= Jan Lötvall =

Swedish clinical allergist and scientist

Jan Lötvall (also spelled Lotvall) is a Swedish clinical allergist and scientist working on translational research primarily in the field of asthma and Extracellular Vesicles He is the former director of the Krefting Research Centre at the University of Gothenburg and is the Scientific Founder of Exocure Sweden AB

Lötvall's laboratory proposed extracellular vesicles such as exosomes and microvesicles as shuttles of RNA molecules between cells along with several other groups in 2006, 2007, and 2008.

Lötvall was a member of the Executive Committee of the European Academy of Allergy and Clinical Immunology, its secretary general from 2005 to 2009, and its president from June 2009 to June 2011. Lötvall was also co-editor-in-chief of Respiratory Research from 2003 to 2018. He was the first president of the International Society for Extracellular Vesicles (2012–2016) and chaired the first society meeting in Gothenburg, in April 2012. Lötvall became Editor-in-Chief of Journal of Extracellular Vesicles in 2019, and retired from that role in April 2025.

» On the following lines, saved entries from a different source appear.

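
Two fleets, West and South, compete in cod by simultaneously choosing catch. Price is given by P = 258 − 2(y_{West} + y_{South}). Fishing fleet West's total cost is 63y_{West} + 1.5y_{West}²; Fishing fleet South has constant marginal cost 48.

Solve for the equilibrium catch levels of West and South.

15, 45

Fishing fleet West's profit: π = y_{West}(258 − 2(y_{West} + y_{South})) − 63y_{West} − 1.5y_{West}².
∂π/∂y_{West} = 195 − 7y_{West} − 2y_{South} = 0, so y_{West} = 195/7 − (2/7)y_{South}.
For South: ∂π/∂y_{South} = 210 − 4y_{South} − 2y_{West} = 0 ⇒ y_{South} = 52.5 − 0.5y_{West}.
Plugging y_{South} into West's best response: y_{West} = 195/7 − (2/7)(52.5 − 0.5y_{West}) ⇒ (6/7)y_{West} = 90/7, so y_{West} = 15.
Then y_{South} = 52.5 − 0.5·15 = 45.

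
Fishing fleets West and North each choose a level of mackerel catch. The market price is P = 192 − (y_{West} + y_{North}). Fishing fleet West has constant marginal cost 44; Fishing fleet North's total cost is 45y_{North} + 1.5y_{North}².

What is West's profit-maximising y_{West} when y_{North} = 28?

60

Fishing fleet West's profit: π = y_{West}(192 − (y_{West} + y_{North})) − 44y_{West}.
∂π/∂y_{West} = 148 − 2y_{West} − y_{North} = 0, so y_{West} = 74 − 0.5y_{North}.
At y_{North} = 28: y_{West} = 74 − 0.5·28 = 60.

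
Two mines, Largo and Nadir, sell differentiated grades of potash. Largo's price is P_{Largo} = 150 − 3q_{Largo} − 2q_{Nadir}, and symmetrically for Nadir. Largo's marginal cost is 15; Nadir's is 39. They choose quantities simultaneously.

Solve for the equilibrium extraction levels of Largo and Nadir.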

Lötvall studied medicine at the Karolinska Institutet in Stockholm (1981–1985) and graduated from the Medical School of the University of Gothenburg in 1987. He became interested in asthma research in the mid-1980s. After studying as a visiting fellow at the National Heart and Lung Institute, London from 1988 to 1990), Lötvall defended his thesis in February, 1991. He trained in both pharmacology and allergology, and became a specialist in these areas in 1997 and 1999, respectively. He became associate professor (docent) at the University of Gothenburg in 1993 and full professor of clinical allergology in 2002.